If the midpoints of the sides AB and AC of triangle ABC are (3,5) and (-3,-3), respectively, then find the length of BC.
+26367 If the midpoints of the sides AB and AC of triangle ABC are (3,5) and (-3,-3), respectively, then find the length of BC.
\(\text{Let $P_1 =(x_1,\ y_1)=(3,\ 5)$ } \\ \text{Let $P_2 =(x_2,\ y_2)=(-3,\ -3)$ }\)

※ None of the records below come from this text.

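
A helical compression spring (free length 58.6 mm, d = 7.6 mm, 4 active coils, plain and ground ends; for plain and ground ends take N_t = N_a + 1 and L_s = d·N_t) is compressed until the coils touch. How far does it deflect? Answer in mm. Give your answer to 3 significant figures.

20.6 mm

N_t = 5; L_s = 7.6·5 = 38 mm
δ_solid = L₀ − L_s = 58.6 − 38 = 20.6 mm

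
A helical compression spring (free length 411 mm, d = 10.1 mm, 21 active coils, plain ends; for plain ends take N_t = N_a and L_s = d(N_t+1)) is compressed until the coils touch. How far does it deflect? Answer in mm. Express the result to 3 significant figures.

N_t = 21; L_s = 10.1·22 = 222.2 mm
δ_solid = L₀ − L_s = 411 − 222.2 = 188.8 mm

189 mm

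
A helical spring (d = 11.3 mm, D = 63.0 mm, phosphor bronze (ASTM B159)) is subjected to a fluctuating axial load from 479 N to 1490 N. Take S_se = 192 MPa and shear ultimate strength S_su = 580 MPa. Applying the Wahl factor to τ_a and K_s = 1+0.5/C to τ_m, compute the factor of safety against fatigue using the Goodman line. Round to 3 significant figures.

1.73

C = D/d = 63.0/11.3 = 5.5752; K_W = (4C−1)/(4C−4)+0.615/C = 1.2742; K_s = 1+0.5/C = 1.0897
F_a = (F_max−F_min)/2 = 505.5 N; F_m = (F_max+F_min)/2 = 984.5 N
τ_a = K_W·8F_aD/(πd³) = 1.2742 × 56.204 = 71.617 MPa
τ_m = K_s·8F_mD/(πd³) = 1.0897 × 109.46 = 119.28 MPa
Goodman: 1/n_f = τ_a/S_se + τ_m/S_su = 71.617/192 + 119.28/580 = 0.37301 + 0.20565 = 0.57866
n_f = 1/0.57866 = 1.728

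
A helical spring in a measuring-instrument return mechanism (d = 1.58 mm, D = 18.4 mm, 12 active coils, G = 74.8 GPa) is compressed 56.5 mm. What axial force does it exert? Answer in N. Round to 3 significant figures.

k = Gd⁴/(8D³N_a) = (74.8×10³)(1.58⁴)/(8·18.4³·12) = 0.77948 N/mm
F = k·δ = 0.77948 × 56.5 = 44.041 N

44.0 N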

\(\begin{array}{|rcll|} \hline \dfrac{x_A+x_B}{2} &=& x_1 \\ x_A &=& 2x_1-x_B \\ &=& 2*3-x_B \\ \mathbf{x_A} &=& \mathbf{6-x_B} \\\\ \dfrac{y_A+y_B}{2} &=& y_1 \\ y_A &=& 2y_1-y_B \\ &=& 2*5-x_B \\ \mathbf{y_A} &=& \mathbf{10-y_B} \\ \hline \end{array} \)
\(\begin{array}{|rcll|} \hline \dfrac{x_A+x_C}{2} &=& x_2 \\ x_A &=& 2x_2-x_C \\ &=& 2*(-3)-x_C \\ \mathbf{x_A} &=& \mathbf{-6-x_C} \\\\ \dfrac{y_A+y_C}{2} &=& y_2 \\ y_A &=& 2y_2-y_C \\ &=& 2*(-3)-y_C \\ \mathbf{y_A} &=& \mathbf{-6-y_C} \\ \hline \end{array} \)
\(\begin{array}{|rcll|} \hline x_A = 6-x_B &=& -6-x_C \\ \mathbf{x_B -x_C} &=& \mathbf{12} \\\\ y_A = 10-y_B &=& -6-y_C \\ \mathbf{y_B -y_C} &=& \mathbf{16} \\\\ BC &=& \sqrt{12^2+16^2} \\ \mathbf{BC} &=& \mathbf{20} \\ \hline \end{array}\)